La tensión en tiempo real de Solo ante el peligro es insuperable y la belleza, el romanticismo y pacifismo de Raices profundas (ese Shane que se niega con todo en volver a tomar un revolver hasta el final, como el mismo dice, «No se rompen moldes», pobre Ethan, a menos que fuera emboscandolo no tendría oportunidad ante su rapidez endiablada ) no tiene ejemplo equiparable.
En tan breve espacio, sin duda que han faltado westerns memorables. A esos dos westerns que citas, para mí entrañables por haberlo visto mil veces desde las tardes de sábado de mi infancia (cuando Televisión Española, la única por entonces, nos regalaba a los niños cine de género clásico), ya les había dedicado entrada en mi blog.
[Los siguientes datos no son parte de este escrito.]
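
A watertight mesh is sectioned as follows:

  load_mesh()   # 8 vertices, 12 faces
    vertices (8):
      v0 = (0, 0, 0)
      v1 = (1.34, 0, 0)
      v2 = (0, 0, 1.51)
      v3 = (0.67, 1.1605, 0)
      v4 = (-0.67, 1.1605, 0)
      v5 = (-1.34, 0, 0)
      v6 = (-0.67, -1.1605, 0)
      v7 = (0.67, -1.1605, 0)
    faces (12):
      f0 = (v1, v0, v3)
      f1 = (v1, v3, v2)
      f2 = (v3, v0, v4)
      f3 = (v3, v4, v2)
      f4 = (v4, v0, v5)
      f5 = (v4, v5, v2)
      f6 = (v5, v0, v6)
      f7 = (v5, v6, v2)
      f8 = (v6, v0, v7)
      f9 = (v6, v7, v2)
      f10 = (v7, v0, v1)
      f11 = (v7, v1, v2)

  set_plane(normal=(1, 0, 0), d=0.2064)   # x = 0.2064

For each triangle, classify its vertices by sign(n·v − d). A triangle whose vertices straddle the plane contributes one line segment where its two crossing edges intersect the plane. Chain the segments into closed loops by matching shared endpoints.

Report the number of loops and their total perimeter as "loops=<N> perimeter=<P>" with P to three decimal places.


Straddling triangles (8 of 12):
  (v1,v0,v3) [+-+] → (0.2064, 0, 0)–(0.2064, 0.357503, 0)  len=0.3575
  (v1,v3,v2) [++-] → (0.2064, 0.357503, 1.04483)–(0.2064, 0, 1.27741)  len=0.4265
  (v3,v0,v4) [+--] → (0.2064, 0.357503, 0)–(0.2064, 1.1605, 0)  len=0.8030
  (v3,v4,v2) [+--] → (0.2064, 1.1605, 0)–(0.2064, 0.357503, 1.04483)  len=1.3178
  (v6,v0,v7) [--+] → (0.2064, -0.357503, 0)–(0.2064, -1.1605, 0)  len=0.8030
  (v6,v7,v2) [-+-] → (0.2064, -1.1605, 0)–(0.2064, -0.357503, 1.04483)  len=1.3178
  (v7,v0,v1) [+-+] → (0.2064, -0.357503, 0)–(0.2064, 0, 0)  len=0.3575
  (v7,v1,v2) [++-] → (0.2064, 0, 1.27741)–(0.2064, -0.357503, 1.04483)  len=0.4265

Chained into 1 loop(s):
  loop 1: 8 segments, perimeter = 5.8095
Total perimeter = 5.810

loops=1 perimeter=5.810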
Dejo aquí los enlaces:
https://lamanodelextranjero.com/2014/09/24/solo-ante-el-peligro-por-que-nadie-ayuda-a-gary-cooper/
https://lamanodelextranjero.com/2016/08/29/de-alan-ladd-a-clint-eastwood-de-raices-profundas-a-el-jinete-palido/
Un saludo muy cordial a otro aficionado al western.
Amos, o sea el profeta Amós, era un humilde pastor que se vio llamado por Yavé a hacer labor de profeta, es decir, una empresa heroica y superior a sus solas fuerzas… Por si esto sugiere una interpretación simbólica del nombre.
El cambio de los Mathison a los Jorgensen se entiende en la película porque permite incorporar un elemento muy querido por Ford: el de los inmigrantes (imagino que suecos en este caso) y la formación, en sus pequeñas comunidades, de la nueva sociedad estadounidense.
Muy interesantes ambas aportaciones, Manuel. Ya sea Amos o Ethan, por tanto, el nombre del personaje revista un contenido simbólico, que la película es posible que incrementara. En cuanto al cambio de apellido de esa familia, en efecto Ford recogió en muchos casos humildes personajes de origen emigrante. De hecho, el actor que hace del patriarca de los Jorgensen, el inolvidable John Qualen, luego interpretaría en «El hombre que mató a Liberty Valance» al dueño del bar donde trabaja el protagonista, asimismo de origen sueco (una escena emotiva es aquella en que recibía, por fin, su carta de nacionalización).